Courage – a search for change, the shaping of a character trait or perhaps a virtue? This was the theme of this year’s student conference at the Goetheanum, where 650 students had the chance to engage with the topic in a variety of ways and thus take impulses with them in order to increasingly find this human quality within themselves and make it visible in the world. In the many encounters, but also in the attention of the participants during the contributions, an authentic search for it could be witnessed.

 

 

Often we associate courage with fear, anxiety or even the opposite, with overconfidence. Almost always, however, we talk about courage in the context of a certain situation, in connection with things that sometimes even “urge” us to deal with them. The world today needs change. We need “courage to…”, “courage about…”, “courage for…”. We can say that we awaken through the fact that we feel confronted with circumstances that we do not think are right. These situations become a gateway to the search for personal possibilities to transform them.

Of course, we can ask ourselves what is the source of courage. This question would give indications on how we can find this source and draw from it in situations where we need courage. As young people today, we certainly feel confronted every day with situations – in our personal environment but also on the social level – with which we cannot identify ourselves, which we cannot represent but also which we want to change.

Through the questions, statements and attitudes of the participants at the student conference it was possible to sense their vivid experience of this reality directly. Powerlessness or fear can thus be direct reactions, in the best case together with the intuition that a force is present in us which can bring about something in the direction of change. This leads directly to the question of courage. But what is it that tells us that the situation we are looking at is not right? That something should be fundamentally changed?

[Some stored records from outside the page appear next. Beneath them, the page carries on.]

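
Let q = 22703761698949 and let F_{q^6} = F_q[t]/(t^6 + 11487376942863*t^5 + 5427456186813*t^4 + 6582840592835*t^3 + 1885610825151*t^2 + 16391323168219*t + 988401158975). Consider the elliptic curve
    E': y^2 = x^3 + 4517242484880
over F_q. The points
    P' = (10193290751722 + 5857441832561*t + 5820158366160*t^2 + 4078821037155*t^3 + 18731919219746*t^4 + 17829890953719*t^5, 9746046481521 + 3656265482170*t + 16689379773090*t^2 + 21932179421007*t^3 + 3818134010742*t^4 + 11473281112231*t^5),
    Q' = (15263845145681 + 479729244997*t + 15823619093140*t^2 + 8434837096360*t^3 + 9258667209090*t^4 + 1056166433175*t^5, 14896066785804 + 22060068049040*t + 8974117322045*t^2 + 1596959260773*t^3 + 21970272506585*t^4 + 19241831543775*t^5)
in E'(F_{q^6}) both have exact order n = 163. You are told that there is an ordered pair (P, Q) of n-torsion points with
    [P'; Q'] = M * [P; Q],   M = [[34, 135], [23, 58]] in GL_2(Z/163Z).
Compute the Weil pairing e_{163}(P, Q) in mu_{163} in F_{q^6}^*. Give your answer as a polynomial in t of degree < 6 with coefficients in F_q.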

Perhaps this is a natural search for the good that lies within each of us. We want the world to be good, we want everything to take place in the sense of man and nature, to re-establish a harmonious state of it. We access something that is in our hearts – the human search for the good. Thus courage becomes a virtue, says Aristotle, “no more and no less than that”. We become courageous when we have the good in sight, when we want the good to be more and more present in the world. And then we act “courageously” because it is part of it, because awakening to the challenges requires us to act in the sense of the good.

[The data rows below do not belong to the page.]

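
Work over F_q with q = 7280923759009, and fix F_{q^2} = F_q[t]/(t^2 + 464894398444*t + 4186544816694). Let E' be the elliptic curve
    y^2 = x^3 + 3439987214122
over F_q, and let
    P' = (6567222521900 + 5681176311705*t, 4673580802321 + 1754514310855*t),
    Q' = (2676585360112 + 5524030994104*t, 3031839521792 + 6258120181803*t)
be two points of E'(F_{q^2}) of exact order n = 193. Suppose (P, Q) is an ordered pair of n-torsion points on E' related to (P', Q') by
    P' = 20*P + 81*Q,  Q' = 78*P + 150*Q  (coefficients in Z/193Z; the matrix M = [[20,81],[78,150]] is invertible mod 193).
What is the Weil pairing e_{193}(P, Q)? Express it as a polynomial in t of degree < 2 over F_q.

The 193-Weil pairing on E[193] over F_{7280923759009} is alternating-bilinear: e_{193}(P',Q') = e_{193}(P,Q)^det(M).
det(M) mod 193 = 156; its inverse in (Z/193)^* is 73 (check: 156*73 mod 193 = 1).
Double-and-add over 11000001: 8-1 doublings, 3-1 additions; each step l_{T,T}/v_{2T} or l_{T,P'}/v at Q'+S for random S.
f_P(D_Q)/f_Q(D_P) = 7071959213838 + 4218167582328*t.
(7071959213838 + 4218167582328*t)^{73} mod (7280923759009,f) = 4515504353993 + 4089169552085*t.

4515504353993 + 4089169552085*t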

In this sense, we can say that courage is a path, a path to the realisation of the good, and every challenge we are faced with is a possibility, a gate, to be able to walk this path, in the practice of courage. In order to be able to walk this path, we still need an important companion, a quality without which fear, recklessness or powerlessness can enter – that is hope. We need to hope that it will be good, that the courageous actions will be efficient everywhere in the world and contribute to the transformation. So in Schiller’s sense: “Who dares nothing, he must hope nothing”.